Mary Pattillo’s Black Picket Fences highlights the unique challenges that face the black middle class community of Groveland, a neighborhood in the South Side of Chicago. Not only do black members of the middle class face structural, economic and institutional challenges that white members of the middle class do not, but high levels of racial segregation in the U.S. mean youth of the black middle class are proximate and more susceptible to the ‘allure’ of what Pattillo calls “antisocial” behaviors, like joining a gang or getting involved in the drug trade. These risks combine to create a unique social position for the black middle class, one that has serious implications for the future of the black community.
Pattillo interviews a number of young and middle-aged individuals in her ethnography to highlight the unique perils facing the black middle class. She highlights a number of people who, despite familial support and economic advantage, made a foray into the “antisocial” world of gangs, drugs, and violence. For many of these featured individuals, we see that despite a brief interlude into illegal activities outside of the mainstream, they still “make it,” to some degree and according to some middle class standards. Lauren Grant, for example, is able to beat her addiction to cocaine and leave the drug trade to become “part of the neighborhood solution” as a married, church-going, employed, home-owning resident of Groveland (Chapter 3). Spider is is a member of a gang, but he makes his mainstream work at the Chicago Mercantile Exchange his priority, choosing to abandon ‘antisocial’ behaviors like hanging out and smoking weed to pursue an employment opportunity (Chapter 8). The youth featured in Chapter 5 as susceptible to the pull of gangs and drugs and are, to varying degrees, connected to these activities all have “decent” plans to go to school, get married, and live a mainstream middle class life. Spider and Lauren are living proof that their plans to transcend “antisocial” behaviors are realistic.

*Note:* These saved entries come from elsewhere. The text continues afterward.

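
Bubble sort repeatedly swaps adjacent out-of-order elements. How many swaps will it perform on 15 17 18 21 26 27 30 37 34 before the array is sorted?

1 swap

Minimum adjacent swaps = number of inversions (each swap of adjacent out-of-order elements removes one inversion and no swap can remove more).
Count inversions — for each element, later elements that are smaller:
15: none → 0
17: none → 0
18: none → 0
21: none → 0
26: none → 0
27: none → 0
30: none → 0
37: 34 → 1
34: none → 0
Total inversions: 0 + 0 + 0 + 0 + 0 + 0 + 0 + 1 + 0 = 1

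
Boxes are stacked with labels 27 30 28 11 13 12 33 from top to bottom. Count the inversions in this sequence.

11 out-of-order pairs

Count, for each position, how many later elements it exceeds:
27: 3
30: 4
28: 3
11: 0
13: 1
12: 0
33: 0
Sum: 3 + 4 + 3 + 0 + 1 + 0 + 0 = 11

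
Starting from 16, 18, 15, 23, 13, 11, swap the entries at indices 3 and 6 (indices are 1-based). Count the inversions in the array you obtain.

Positions 3 and 6 hold 15 and 11; after swapping, the array is [16, 18, 11, 23, 13, 15].
Sweep left to right; for each value list the smaller values that follow it:
16: 3
18: 3
11: 0
23: 2
13: 0
15: 0
Sum: 3 + 3 + 0 + 2 + 0 + 0 = 8

There are 8 inversions.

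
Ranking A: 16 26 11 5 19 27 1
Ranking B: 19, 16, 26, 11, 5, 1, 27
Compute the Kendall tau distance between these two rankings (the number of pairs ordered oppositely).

5

Assign each item its position (1..7) in the first ordering, then rewrite the second ordering as that position sequence:
positions: 16→1, 26→2, 11→3, 5→4, 19→5, 27→6, 1→7
second ordering as positions: [5, 1, 2, 3, 4, 7, 6]
Discordant pairs = inversions in this position sequence.
5: 1, 2, 3, 4 → 4
1: 0
2: 0
3: 0
4: 0
7: 6 → 1
6: 0
Total: 4 + 0 + 0 + 0 + 0 + 1 + 0 = 5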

This observation that many of these members of the black middle class do “make it” to some degree raises a number of questions for me. First, is this typical? Did Pattillo merely fail to include examples of individuals raised in a black middle class environment but were unable to stay there? She cites numerous statistics and studies that indicate that members of the black middle class are at a higher risk than whites of ‘falling down’ the economic ladder, but she doesn’t highlight individuals in these circumstances in her book. I am also wondering what kinds of social processes are behind the life trajectories that people like Lauren and Spider followed. How were they able to lead (their own somewhat unconventional versions of) middle class lives? What caused Spider to be so dedicated to work that he was able to choose more appealing aspects of life around him, and what allowed Lauren to escape the clutches of addiction? While Pattillo explores parental support and institutional involvement as factors that mitigate the risk of proximity to “antisocial” behaviors, I am still left wondering whether there is/are element(s) of black middle class life that effectively counteract the pull of the drug trade and gang life. I am also left wishing that Pattillo had explored these factors more in-depth and less speculatively (although I understand that this was not the focus of her book).
Note: I do not cite page numbers here because I read this book on an electronic reader that doesn’t have any pages.